Voie de signalisation Notch : une fontaine de
jouvence pour le muscle ?
L’incapacité du muscle à se réparer lui-même lors du vieillissement ou à
l’occasion d’une maladie ne serait pas due nécessaireme tà une perte
irréversible du nombre de cellules progénitrices ou de leur potentiel
réparateur. Elle serait plutôt causée par une mauvaise activation d’une voie de
signalisation dénommée «Notch » récemment décrite. Telle est la conclusion tirée
par l’équipe de T.A. Rando de l’Université de Stanford (Californie) lors
du Congrès de Myologie à Nantes.
Dans les conditions normales, la voie
de signalisation Notch joue un rôle important dans les différentes phases
d’activation, de prolifération et de différenciation des cellules souches
musculaires primitives, des cellules satellites et de leurs cellules filles.

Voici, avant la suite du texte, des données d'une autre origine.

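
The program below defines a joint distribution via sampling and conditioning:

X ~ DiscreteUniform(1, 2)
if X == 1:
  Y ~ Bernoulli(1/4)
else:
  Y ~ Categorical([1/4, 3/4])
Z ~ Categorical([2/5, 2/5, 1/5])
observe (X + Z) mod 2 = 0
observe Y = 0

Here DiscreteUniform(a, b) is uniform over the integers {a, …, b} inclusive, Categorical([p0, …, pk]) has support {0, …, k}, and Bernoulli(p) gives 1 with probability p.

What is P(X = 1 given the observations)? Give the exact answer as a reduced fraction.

P(X = 1 | obs) = 2/3

Enumerate traces; 3 have nonzero weight after conditioning:
  (X=1, Y=0, Z=1) weight 3/20
  (X=2, Y=0, Z=0) weight 1/20
  (X=2, Y=0, Z=2) weight 1/40
Group by X:
  weight(X=1) = 3/20
  weight(X=2) = 3/40
Total weight = 3/20 + 3/40 = 9/40
P(X=1 | obs) = 3/20 / 9/40 = 2/3
P(X=2 | obs) = 3/40 / 9/40 = 1/3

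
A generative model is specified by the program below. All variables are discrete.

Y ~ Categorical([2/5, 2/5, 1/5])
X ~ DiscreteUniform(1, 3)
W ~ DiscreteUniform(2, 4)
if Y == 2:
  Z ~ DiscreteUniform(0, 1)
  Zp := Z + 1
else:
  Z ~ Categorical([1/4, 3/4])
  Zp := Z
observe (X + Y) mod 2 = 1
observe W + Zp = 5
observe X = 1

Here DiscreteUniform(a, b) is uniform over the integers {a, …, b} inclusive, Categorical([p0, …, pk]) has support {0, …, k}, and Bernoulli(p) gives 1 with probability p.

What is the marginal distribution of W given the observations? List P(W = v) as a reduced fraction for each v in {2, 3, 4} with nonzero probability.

P(W=3) = 1/5, P(W=4) = 4/5

Enumerate traces; 3 have nonzero weight after conditioning:
  (Y=0, X=1, W=4, Z=1) weight 1/30
  (Y=2, X=1, W=3, Z=1) weight 1/90
  (Y=2, X=1, W=4, Z=0) weight 1/90
Group by W:
  weight(W=3) = 1/90
  weight(W=4) = 2/45
Total weight = 1/90 + 2/45 = 1/18
P(W=3 | obs) = 1/90 / 1/18 = 1/5
P(W=4 | obs) = 2/45 / 1/18 = 4/5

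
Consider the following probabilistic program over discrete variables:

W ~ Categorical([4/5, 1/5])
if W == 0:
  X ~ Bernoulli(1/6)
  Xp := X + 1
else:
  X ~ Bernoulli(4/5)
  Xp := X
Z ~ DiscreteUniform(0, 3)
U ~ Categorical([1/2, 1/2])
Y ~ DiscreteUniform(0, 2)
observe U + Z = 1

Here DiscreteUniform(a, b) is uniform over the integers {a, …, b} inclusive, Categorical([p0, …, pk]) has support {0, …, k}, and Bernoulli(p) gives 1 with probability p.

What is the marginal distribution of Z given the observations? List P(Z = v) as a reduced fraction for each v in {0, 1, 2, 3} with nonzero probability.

Enumerate traces; 24 have nonzero weight after conditioning:
  (W=0, X=0, Z=0, U=1, Y=0) weight 1/36
  (W=0, X=0, Z=0, U=1, Y=1) weight 1/36
  (W=0, X=0, Z=0, U=1, Y=2) weight 1/36
  (W=0, X=0, Z=1, U=0, Y=0) weight 1/36
  (W=0, X=0, Z=1, U=0, Y=1) weight 1/36
  (W=0, X=0, Z=1, U=0, Y=2) weight 1/36
  (W=0, X=1, Z=0, U=1, Y=0) weight 1/180
  (W=0, X=1, Z=0, U=1, Y=1) weight 1/180
  … 16 more
Group by Z:
  weight(Z=0) = 1/8
  weight(Z=1) = 1/8
Total weight = 1/8 + 1/8 = 1/4
P(Z=0 | obs) = 1/8 / 1/4 = 1/2
P(Z=1 | obs) = 1/8 / 1/4 = 1/2

P(Z=0) = 1/2, P(Z=1) = 1/2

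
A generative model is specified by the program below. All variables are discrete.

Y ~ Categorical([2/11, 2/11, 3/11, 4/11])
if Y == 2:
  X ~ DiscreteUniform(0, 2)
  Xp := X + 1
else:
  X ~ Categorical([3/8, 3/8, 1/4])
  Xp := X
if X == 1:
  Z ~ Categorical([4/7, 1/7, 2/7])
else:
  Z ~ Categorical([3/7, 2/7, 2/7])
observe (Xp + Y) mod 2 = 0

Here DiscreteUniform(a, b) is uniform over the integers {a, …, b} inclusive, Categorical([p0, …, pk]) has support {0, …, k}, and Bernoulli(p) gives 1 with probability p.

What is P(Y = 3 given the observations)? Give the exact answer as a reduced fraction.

Enumerate traces; 15 have nonzero weight after conditioning:
  (Y=0, X=0, Z=0) weight 9/308
  (Y=0, X=0, Z=1) weight 3/154
  (Y=0, X=0, Z=2) weight 3/154
  (Y=0, X=2, Z=0) weight 3/154
  (Y=0, X=2, Z=1) weight 1/77
  (Y=0, X=2, Z=2) weight 1/77
  (Y=1, X=1, Z=0) weight 3/77
  (Y=1, X=1, Z=1) weight 3/308
  (Y=2, X=1, Z=0) weight 4/77
  (Y=3, X=1, Z=0) weight 6/77
  … 5 more
Group by Y:
  weight(Y=0) = 5/44
  weight(Y=1) = 3/44
  weight(Y=2) = 1/11
  weight(Y=3) = 3/22
Total weight = 5/44 + 3/44 + 1/11 + 3/22 = 9/22
P(Y=0 | obs) = 5/44 / 9/22 = 5/18
P(Y=1 | obs) = 3/44 / 9/22 = 1/6
P(Y=2 | obs) = 1/11 / 9/22 = 2/9
P(Y=3 | obs) = 3/22 / 9/22 = 1/3

P(Y = 3 | obs) = 1/3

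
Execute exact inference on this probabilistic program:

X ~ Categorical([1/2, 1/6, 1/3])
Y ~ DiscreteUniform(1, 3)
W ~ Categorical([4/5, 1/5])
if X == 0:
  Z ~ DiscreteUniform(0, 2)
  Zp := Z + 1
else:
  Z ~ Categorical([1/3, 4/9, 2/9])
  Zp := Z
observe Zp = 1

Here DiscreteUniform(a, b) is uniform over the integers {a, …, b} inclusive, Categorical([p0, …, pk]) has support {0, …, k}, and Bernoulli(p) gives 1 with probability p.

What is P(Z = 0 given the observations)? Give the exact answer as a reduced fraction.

Enumerate traces; 18 have nonzero weight after conditioning:
  (X=0, Y=1, W=0, Z=0) weight 2/45
  (X=0, Y=1, W=1, Z=0) weight 1/90
  (X=0, Y=2, W=0, Z=0) weight 2/45
  (X=0, Y=2, W=1, Z=0) weight 1/90
  (X=0, Y=3, W=0, Z=0) weight 2/45
  (X=0, Y=3, W=1, Z=0) weight 1/90
  (X=1, Y=1, W=0, Z=1) weight 8/405
  (X=1, Y=1, W=1, Z=1) weight 2/405
  … 10 more
Group by Z:
  weight(Z=0) = 1/6
  weight(Z=1) = 2/9
Total weight = 1/6 + 2/9 = 7/18
P(Z=0 | obs) = 1/6 / 7/18 = 3/7
P(Z=1 | obs) = 2/9 / 7/18 = 4/7

P(Z = 0 | obs) = 3/7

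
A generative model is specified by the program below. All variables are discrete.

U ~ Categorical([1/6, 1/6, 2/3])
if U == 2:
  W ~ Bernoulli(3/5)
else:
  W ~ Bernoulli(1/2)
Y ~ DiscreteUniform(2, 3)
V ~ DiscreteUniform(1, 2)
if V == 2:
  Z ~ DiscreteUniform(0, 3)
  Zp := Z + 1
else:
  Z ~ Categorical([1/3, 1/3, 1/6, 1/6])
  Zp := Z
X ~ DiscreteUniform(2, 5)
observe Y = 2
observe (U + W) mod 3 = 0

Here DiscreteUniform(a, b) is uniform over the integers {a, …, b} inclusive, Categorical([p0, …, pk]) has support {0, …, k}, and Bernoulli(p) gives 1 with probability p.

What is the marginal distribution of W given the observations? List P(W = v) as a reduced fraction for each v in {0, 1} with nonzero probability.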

L’inhibition de Notch altère de façon importante le processus régénératif
du muscle. L’activation de cette voie de signalisation dans les cellules
satellites, en réponse aux traumatismes (agressions physiques ou autres), varie
en fonction avec l’âge. Un des aspects-clés de l’altération des voies de
signalisation Notch dans les tissus âgés réside dans l’incapacité à réguler de
façon positive l’expression de « delta », le ligand de Notch. En l’absence
d’induction de ce facteur delta, la voie de signalisation Notch n’est pas
activée et les cellules satellites n’arrivent pas à se régénérer suffisamment
pour réparer de façon efficace le muscle lésé. Dans ce contexte, on a pu
démontrer que les cellules satellites âgées conservaient leur potentiel
régénératif intrinsèque mais que c’était leur environnement qui limitait leur
potentiel de régénération. Lorsque Notch est stimulé directement sans passer par
induction du ligand delta, les cellules satellites âgées sont aussi efficaces
que les cellules satellites jeunes. Plus étonnant encore, lorsque les muscles de
souris âgées sont exposés suffisamment longtemps à un milieu provenant de
muscles de souriceaux contenant le facteur delta, la régénération
musculaire chez les souris âgées est identique à celle observée chez les jeunes
souris, preuve que les cellules satellites des souris âgées ont gardé un
phénotype jeune, aussi bien au niveau moléculaire qu’histologique. Ceci ouvre
des pistes thérapeutiques aussi bien dans le domaine de la lutte contre le
vieillissement musculaire physiologique que dans certaines maladies
neuromusculaires, pistes à explorer avec précaution du fait du risque potentiel
d’un développement musculaire anarchique.